L’Inspection générale des finances (IGF) pointe un possible déplacement des priorités au sein du Conseil national de l’Ordre des médecins (Cnom). Selon un rapport provisoire, divulgué par Le Canard enchaîné, l’instance consacrerait « plus d’un million d’euros par an » à des activités d’influence, sans remplir pleinement son rôle de contrôle déontologique.
Les constats du rapport provisoire
Le document transmis à la presse décrit une tension entre deux fonctions traditionnellement attribuées à l’Ordre : d’une part, la représentation et la défense des intérêts des médecins ; d’autre part, la mission de gardien de la déontologie. Pour les auditeurs de l’IGF, la balance pencherait aujourd’hui trop nettement du côté de l’action d’influence.
Le rapport, qualifié de provisoire, relève notamment des dépenses annuelles supérieures à un million d’euros consacrées à des activités d’influence et de communication. Les auteurs estiment que cette pratique traduit un « renversement des priorités » par rapport aux missions formelles confiées à l’Ordre par le code de la santé publique, et que les moyens dédiés au contrôle déontologique ne semblent pas à la hauteur des obligations légales.
La position officielle du Cnom citée
Le rapport reprend une intervention publique de Stéphane Oustric, président du Cnom, qui rappelait en octobre devant des députés que « le rôle de notre institution est non seulement de représenter les médecins, mais aussi de veiller au respect de l’exemplarité déontologique de la profession ». Cette déclaration illustre la conception défendue par le Conseil, mais c’est précisément cette formulation que l’IGF critique comme symptomatique d’un glissement des priorités.

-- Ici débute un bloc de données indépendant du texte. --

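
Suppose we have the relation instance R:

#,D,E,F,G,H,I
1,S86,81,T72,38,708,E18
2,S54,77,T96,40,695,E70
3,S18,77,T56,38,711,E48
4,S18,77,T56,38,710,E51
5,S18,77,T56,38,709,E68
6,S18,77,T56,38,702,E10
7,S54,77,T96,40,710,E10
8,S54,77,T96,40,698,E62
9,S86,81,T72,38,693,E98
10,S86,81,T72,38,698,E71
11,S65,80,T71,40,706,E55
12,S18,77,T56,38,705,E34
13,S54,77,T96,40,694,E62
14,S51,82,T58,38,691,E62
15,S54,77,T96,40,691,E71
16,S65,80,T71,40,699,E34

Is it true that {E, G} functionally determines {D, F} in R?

(E=81, G=38): rows 1, 9, 10 → {D,F} = (S86, T72), (S86, T72), (S86, T72) ✓
(E=77, G=40): rows 2, 7, 8, 13, 15 → {D,F} = (S54, T96), (S54, T96), (S54, T96), (S54, T96), (S54, T96) ✓
(E=77, G=38): rows 3, 4, 5, 6, 12 → {D,F} = (S18, T56), (S18, T56), (S18, T56), (S18, T56), (S18, T56) ✓
(E=80, G=40): rows 11, 16 → {D,F} = (S65, T71), (S65, T71) ✓
(E=82, G=38): row 14 → {D,F} = (S51, T58) ✓
Every {E, G} value is associated with a single {D, F} value, so {E, G} → {D, F} holds.

Yes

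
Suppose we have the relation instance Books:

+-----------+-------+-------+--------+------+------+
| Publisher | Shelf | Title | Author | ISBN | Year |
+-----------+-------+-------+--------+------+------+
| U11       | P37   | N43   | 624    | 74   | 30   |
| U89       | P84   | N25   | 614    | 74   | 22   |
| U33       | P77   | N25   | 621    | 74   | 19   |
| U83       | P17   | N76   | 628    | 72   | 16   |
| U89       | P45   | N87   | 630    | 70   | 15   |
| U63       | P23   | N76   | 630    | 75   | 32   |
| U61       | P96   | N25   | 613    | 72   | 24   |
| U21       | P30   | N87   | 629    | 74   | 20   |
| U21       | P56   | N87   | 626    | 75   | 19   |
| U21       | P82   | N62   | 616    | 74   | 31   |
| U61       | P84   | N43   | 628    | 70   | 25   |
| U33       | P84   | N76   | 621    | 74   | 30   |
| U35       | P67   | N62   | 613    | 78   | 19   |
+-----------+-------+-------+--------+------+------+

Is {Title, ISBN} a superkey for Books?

No

Two distinct rows share (Title=N25, ISBN=74), so {Title, ISBN} does not determine every attribute — not a superkey.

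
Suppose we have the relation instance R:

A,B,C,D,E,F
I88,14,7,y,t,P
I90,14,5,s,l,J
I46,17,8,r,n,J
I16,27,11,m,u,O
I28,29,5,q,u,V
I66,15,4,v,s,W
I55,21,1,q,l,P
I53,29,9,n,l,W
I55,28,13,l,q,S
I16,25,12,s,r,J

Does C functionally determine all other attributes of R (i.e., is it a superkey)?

No

Two distinct rows share C=5, so C does not determine every attribute — not a superkey.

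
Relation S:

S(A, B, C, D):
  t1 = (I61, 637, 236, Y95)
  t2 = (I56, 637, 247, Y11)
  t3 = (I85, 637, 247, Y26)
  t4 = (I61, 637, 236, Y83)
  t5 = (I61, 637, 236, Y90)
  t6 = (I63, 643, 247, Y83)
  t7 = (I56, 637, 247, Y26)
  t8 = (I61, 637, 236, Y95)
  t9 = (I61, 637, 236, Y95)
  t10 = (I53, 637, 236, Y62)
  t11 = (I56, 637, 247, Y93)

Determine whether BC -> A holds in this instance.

No

(B=637, C=236): rows 1, 4, 5, 8, 9, 10 → A takes values {I61, I53} — violation
(B=637, C=247): rows 2, 3, 7, 11 → A takes values {I56, I85} — violation
(B=643, C=247): row 6 → A = I63 ✓
Two rows agree on BC but differ on A, so BC -> A does not hold.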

L’IGF ne remet pas en doute l’importance de la représentation ; elle interroge en revanche la pondération entre représentation et contrôle interne. Le rapport provisoire pointe des insuffisances dans la mise en œuvre effective des missions déontologiques, sans pour autant détailler dans la copie publique que nous avons reçue l’ensemble des éléments chiffrés et des cas examiné.
Questions soulevées et implications
Le signal lancé par l’IGF soulève plusieurs questions pratiques et institutionnelles. D’abord, la gouvernance financière de l’Ordre et la transparence de l’emploi des moyens : quelles activités sont considérées comme d’influence et selon quels critères ? Ensuite, l’efficacité des procédures de contrôle déontologique : disposent-elles des ressources humaines et juridiques nécessaires pour instruire les dossiers et sanctionner les manquements ?
Les réponses à ces questions déterminent la capacité de l’institution à concilier représentation et protection de l’intérêt public. Si une partie significative des moyens est consacrée à l’influence, il devient pertinent d’examiner l’organisation interne et la répartition des postes, ainsi que les indicateurs mesurant l’activité de contrôle.
Éléments de contexte et limites du document divulgué
Le rapport cité est provisoire et a été divulgué par Le Canard enchaîné, média qui indique par ailleurs que l’article est en accès payant et que le contenu disponible au public est incomplet. Il convient donc de tenir compte des limites de la diffusion actuelle : le document final de l’IGF, et les éléments de réponse éventuelle du Cnom au rapport, pourraient apporter des précisions supplémentaires.
Les termes employés par l’IGF — notamment l’expression de « renversement des priorités » — traduisent une évaluation critique, mais le rapport ne signale pas, dans la version publique, de faits isolés conduisant à des sanctions immédiates. Il met cependant en lumière un débat institutionnel sur la nature et l’équilibre des missions de l’Ordre.
En l’état, le signalement de l’IGF invite à une clarification des objectifs de l’Ordre et à un examen détaillé de l’utilisation des moyens. Les autres étapes possibles incluent la publication du rapport définitif et d’éventuelles préconisations visant à rééquilibrer les missions et les ressources. Pour l’heure, le dossier reste ouvert et dépendra des suites données par les autorités et par le Cnom lui‑même.